May Day! Fornicating thingies ahead!

Thoughts on Catholics, Commies, Joannie and JFK

May, the month of May Day but not mayday, the month of Maypoles and named for the gentle Goddess Maia. If you are a good Commie, you celebrate Workers International Solidarity Day on May 1 by singing “The Internationale.”

May, too, the month of witches, when pagan European peasants fell upon each other in sexual frenzy, rolling in furrowed fields to help crop’s fertility. At least that’s what they told their folks. This might explain the Evil Empire’s demise. Would you rather sing “The Internationale” with a bunch of people with bad teeth, or would you rather peel off your clothes and etc.?

I thought so.

“Mayday” as a radio distress call has nothing to do with either pinkos or pitching naked woo. It’s from the French “m’aider,” meaning “help moi.”

So if someone lopes down your street shouting “May day! May day!” my advice is to first yell “Comrade!” If you get a blank stare, try “What’s wrong?” If the blank stare continues, this may be your lucky day, plus your lawn will be green.

Maia’s daughter is Flora, whose day (the Floralia) was celebrated with flowers and fooling around. St. Augustine said the Floralia was a wingding of naked dancing and, ahem, doing it in the streets.

As Christianity spread into Europe, happy pagan fornicating in May fields died away. Church fathers said witches were ugly, filthy and did nauseating things. Rock music not yet being invented, witchcraft became unpopular. Fornicating kept on, but more quietly unless in the motel room next to mine.

Then there are maypoles, which are today Disneyed into inoffensive things wrapped with colorful streamers. In India, from whence came the maypole, the pole thrust into the earth was a god’s lingam, which is Sanskrit for “thingie.” Settle down.
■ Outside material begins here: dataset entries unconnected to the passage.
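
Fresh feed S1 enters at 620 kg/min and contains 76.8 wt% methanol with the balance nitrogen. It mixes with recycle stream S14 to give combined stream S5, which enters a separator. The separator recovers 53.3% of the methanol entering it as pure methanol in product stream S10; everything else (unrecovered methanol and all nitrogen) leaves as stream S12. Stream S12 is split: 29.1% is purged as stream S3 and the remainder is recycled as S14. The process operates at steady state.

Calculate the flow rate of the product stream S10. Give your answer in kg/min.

methanol in S5: m_A = 620×0.768 + (1−0.291)·(1−0.533)·m_A, so m_A = 476.16/0.6689 = 711.86 kg/min.
Product S10 = 0.533×711.86 = 379.42 kg/min.

379.4 kg/min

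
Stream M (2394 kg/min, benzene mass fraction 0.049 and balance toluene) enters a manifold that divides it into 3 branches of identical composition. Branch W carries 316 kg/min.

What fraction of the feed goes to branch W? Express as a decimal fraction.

Fraction to W = 316/2394 = 0.1320.

0.132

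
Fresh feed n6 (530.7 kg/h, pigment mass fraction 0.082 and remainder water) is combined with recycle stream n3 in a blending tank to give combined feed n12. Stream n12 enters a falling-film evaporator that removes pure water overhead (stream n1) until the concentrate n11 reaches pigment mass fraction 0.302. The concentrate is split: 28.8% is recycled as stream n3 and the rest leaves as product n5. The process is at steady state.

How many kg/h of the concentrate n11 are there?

202.4 kg/h

Overall pigment balance (none leaves overhead): pigment in fresh feed = pigment in product, i.e. 530.7×0.082 = (1−0.288)·n11·0.302.
n11 = 43.517/(0.302×0.712) = 202.38 kg/h.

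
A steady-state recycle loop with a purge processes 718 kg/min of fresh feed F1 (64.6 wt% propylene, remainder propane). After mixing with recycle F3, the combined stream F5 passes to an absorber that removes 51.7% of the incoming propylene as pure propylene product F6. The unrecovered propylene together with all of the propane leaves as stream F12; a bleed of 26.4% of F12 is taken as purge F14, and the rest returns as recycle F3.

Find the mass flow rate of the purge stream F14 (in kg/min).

345.9 kg/min

propane enters only via F1 and leaves only via the purge: 718×0.354 = 0.264×(propane in F12), and the absorber passes all propane, so propane in F5 = propane in F12 = 962.77 kg/min.
propylene in F5: m_A = 718×0.646 + (1−0.264)·(1−0.517)·m_A, so m_A = 463.83/0.6445 = 719.66 kg/min.
F12 = (1−0.517)×719.66 + 962.77 = 1310.4 kg/min.
Purge F14 = 0.264×1310.4 = 345.94 kg/min.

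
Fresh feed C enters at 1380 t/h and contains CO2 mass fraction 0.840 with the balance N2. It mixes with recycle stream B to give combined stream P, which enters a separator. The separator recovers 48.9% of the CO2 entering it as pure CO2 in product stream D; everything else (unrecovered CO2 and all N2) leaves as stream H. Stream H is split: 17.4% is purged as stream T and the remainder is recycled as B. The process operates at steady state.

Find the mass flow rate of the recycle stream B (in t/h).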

You—in back—stop that giggling or you can come to the front of the class and share what’s so funny.

On May 9, 1960, fertility and morals changed when the first birth control pill was approved by the FDA. This was the first sure contraceptive, and it touched off the sexual revolution of the ‘60s. The revolution was over in 1979, although no one realized it, when the first case of AIDS was positively diagnosed in New York City. In May 1983, the first experimental evidence was discovered for a retrovirus causing AIDS. The revolutionaries trudged out of the trenches, muttering “Anyone got a condom?”
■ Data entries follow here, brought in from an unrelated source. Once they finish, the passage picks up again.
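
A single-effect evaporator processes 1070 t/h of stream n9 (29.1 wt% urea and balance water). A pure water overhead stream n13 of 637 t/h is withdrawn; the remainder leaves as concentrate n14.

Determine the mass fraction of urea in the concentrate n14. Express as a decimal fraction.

urea is not removed: 1070×0.291 = 311.37 t/h of urea enters n14.
Concentrate = 1070 − 637 = 433 t/h.
Mass fraction = 311.37/433 = 0.7191.

0.7191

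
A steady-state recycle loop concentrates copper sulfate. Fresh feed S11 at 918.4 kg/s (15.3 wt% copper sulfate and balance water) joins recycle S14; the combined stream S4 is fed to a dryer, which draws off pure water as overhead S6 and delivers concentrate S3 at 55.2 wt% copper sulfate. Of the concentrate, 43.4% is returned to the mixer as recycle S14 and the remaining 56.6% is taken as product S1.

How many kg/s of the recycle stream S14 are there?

195.2 kg/s

Overall copper sulfate balance (none leaves overhead): copper sulfate in fresh feed = copper sulfate in product, i.e. 918.4×0.153 = (1−0.434)·S3·0.552.
S3 = 140.52/(0.552×0.566) = 449.75 kg/s.
Recycle S14 = 0.434×449.75 = 195.19 kg/s.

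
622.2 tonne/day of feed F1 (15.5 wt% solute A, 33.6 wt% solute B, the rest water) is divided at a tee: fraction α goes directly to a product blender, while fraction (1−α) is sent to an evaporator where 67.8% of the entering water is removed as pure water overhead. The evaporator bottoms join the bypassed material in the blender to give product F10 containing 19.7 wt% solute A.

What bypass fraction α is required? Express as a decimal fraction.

0.382

All 622.2×0.155 = 96.441 tonne/day of solute A reaches F10, so F10 = 96.441/0.197 = 489.55 tonne/day and vapour = 132.65 tonne/day.
The evaporator receives (1−α)·622.2 of feed at 0.509 water and removes 0.678 of that water:
0.678×0.509×(1−α)×622.2 = 132.65
(1−α) = 132.65/214.72 = 0.6178;  α = 0.3822.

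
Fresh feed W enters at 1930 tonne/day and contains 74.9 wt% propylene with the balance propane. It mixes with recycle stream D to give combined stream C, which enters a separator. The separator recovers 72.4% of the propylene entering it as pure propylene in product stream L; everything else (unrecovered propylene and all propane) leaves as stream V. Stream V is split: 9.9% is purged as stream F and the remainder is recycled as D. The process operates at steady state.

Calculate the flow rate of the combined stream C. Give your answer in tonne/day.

6817 tonne/day

propane enters only via W and leaves only via the purge: 1930×0.251 = 0.099×(propane in V), and the separator passes all propane, so propane in C = propane in V = 4893.2 tonne/day.
propylene in C: m_A = 1930×0.749 + (1−0.099)·(1−0.724)·m_A, so m_A = 1445.6/0.7513 = 1924 tonne/day.
C = 1924 + 4893.2 = 6817.3 tonne/day.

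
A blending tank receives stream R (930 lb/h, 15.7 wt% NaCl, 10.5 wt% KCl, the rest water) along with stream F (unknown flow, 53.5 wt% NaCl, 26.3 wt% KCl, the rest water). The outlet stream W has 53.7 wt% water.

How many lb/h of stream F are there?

Let F be the unknown flow. Total out = 930 + F.
water balance: 686.34 + 0.202·F = 0.537·(930 + F)
(0.202 − 0.537)·F = 0.537×930 − 686.34 = -186.93
F = -186.93 / -0.335 = 558 lb/h

558 lb/h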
The Catholic Church said God still disapproved of putting a condom on your thingie. Apparently God has a cell phone into the Vatican and cares about your thingie.

While we’re talking the Church, on May 15, 1252, Pope Innocent IV—great name—allowed torture as a useful tool for Inquisitors to root out heresy. The innocent, the uppity, the religious all got swept into terror that lasted for centuries.
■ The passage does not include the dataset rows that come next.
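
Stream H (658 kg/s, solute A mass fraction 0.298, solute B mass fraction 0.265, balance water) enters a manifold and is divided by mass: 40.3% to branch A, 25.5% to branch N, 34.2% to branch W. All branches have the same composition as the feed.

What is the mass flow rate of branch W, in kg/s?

225 kg/s

Branch W flow = 0.342×658 = 225.04 kg/s.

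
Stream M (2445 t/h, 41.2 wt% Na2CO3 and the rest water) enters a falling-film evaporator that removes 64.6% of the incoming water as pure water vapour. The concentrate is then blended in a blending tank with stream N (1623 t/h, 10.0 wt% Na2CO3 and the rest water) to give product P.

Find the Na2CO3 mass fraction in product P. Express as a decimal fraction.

0.373

Vapour removed = 0.646×0.588×2445 = 928.73 t/h; concentrate = 1516.3 t/h.
Na2CO3 reaching the mixer = 1007.3 (from concentrate) + 1623×0.100 = 1169.6 t/h.
Product flow = 1516.3 + 1623 = 3139.3 t/h; Na2CO3 fraction = 0.373.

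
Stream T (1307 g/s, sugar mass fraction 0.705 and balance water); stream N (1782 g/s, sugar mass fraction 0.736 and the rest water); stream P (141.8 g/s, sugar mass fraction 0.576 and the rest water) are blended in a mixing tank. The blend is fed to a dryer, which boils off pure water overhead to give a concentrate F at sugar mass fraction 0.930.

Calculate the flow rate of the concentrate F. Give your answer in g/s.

sugar entering = 1307×0.705 + 1782×0.736 + 141.8×0.576 = 2314.7 g/s.
All sugar reports to F, so F = 2314.7/0.930 = 2488.9 g/s.

2489 g/s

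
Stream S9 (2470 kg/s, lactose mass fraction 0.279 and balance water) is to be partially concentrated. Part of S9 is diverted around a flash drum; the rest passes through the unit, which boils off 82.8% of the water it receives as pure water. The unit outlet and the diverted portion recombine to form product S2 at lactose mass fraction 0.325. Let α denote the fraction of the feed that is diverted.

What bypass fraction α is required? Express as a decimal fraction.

0.763

All 2470×0.279 = 689.13 kg/s of lactose reaches S2, so S2 = 689.13/0.325 = 2120.4 kg/s and vapour = 349.6 kg/s.
The evaporator receives (1−α)·2470 of feed at 0.721 water and removes 0.828 of that water:
0.828×0.721×(1−α)×2470 = 349.6
(1−α) = 349.6/1474.6 = 0.2371;  α = 0.7629.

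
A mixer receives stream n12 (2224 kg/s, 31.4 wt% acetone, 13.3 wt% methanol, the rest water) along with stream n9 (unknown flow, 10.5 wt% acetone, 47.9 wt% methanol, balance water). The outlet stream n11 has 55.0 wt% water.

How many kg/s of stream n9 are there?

49.79 kg/s

Let n9 be the unknown flow. Total out = 2224 + n9.
water balance: 1229.9 + 0.416·n9 = 0.550·(2224 + n9)
(0.416 − 0.550)·n9 = 0.550×2224 − 1229.9 = -6.672
n9 = -6.672 / -0.134 = 49.791 kg/s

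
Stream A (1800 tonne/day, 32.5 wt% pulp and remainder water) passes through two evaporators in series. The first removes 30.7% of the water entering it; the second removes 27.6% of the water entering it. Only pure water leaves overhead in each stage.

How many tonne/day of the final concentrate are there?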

Joan d’Arc was burned May 30, 1431, as a witch and heretic. You may think they burned her because she said she heard voices of angels, but they actually got her on a technicality. This may sound ridiculous, but it’s the truth—they convicted her because she wore men’s clothes without possessing a thingie. Perhaps you think the church is obsessed with thingies. However, as a circumcised Jew, I’m not pointing fingers.

Settle down, I said.

Sam Clemens, who invented Mark Twain in Virginia City in 1863, published his book, Personal Recollections of Joan of Arc, in May, 1896. Clemens thought it was his most important book—better than Huckleberry Finn and Connecticut Yankee.

There’s a reason you’ve never heard of it. It was terrible. Twain contemporary Harry Thurston Peck said he knew of only one person who’d read it all the way through—an unfortunate reviewer who was determined to make it to the end. Peck confessed that he’d given up because of the book’s “egregious dullness.”

I’ve read excerpts. Peck was right. If you want to check for yourself, the whole wretched mess is online at www.litrix.com/joan/joan001.htm.

And now, straight to the big finish. Our first Catholic president, John F. Kennedy was born May 29. This year the young president would be, brace yourself, 86. Ah, but if he were alive today he’d still be doing his best to keep our fields fertile, bless his wee Irish thingie.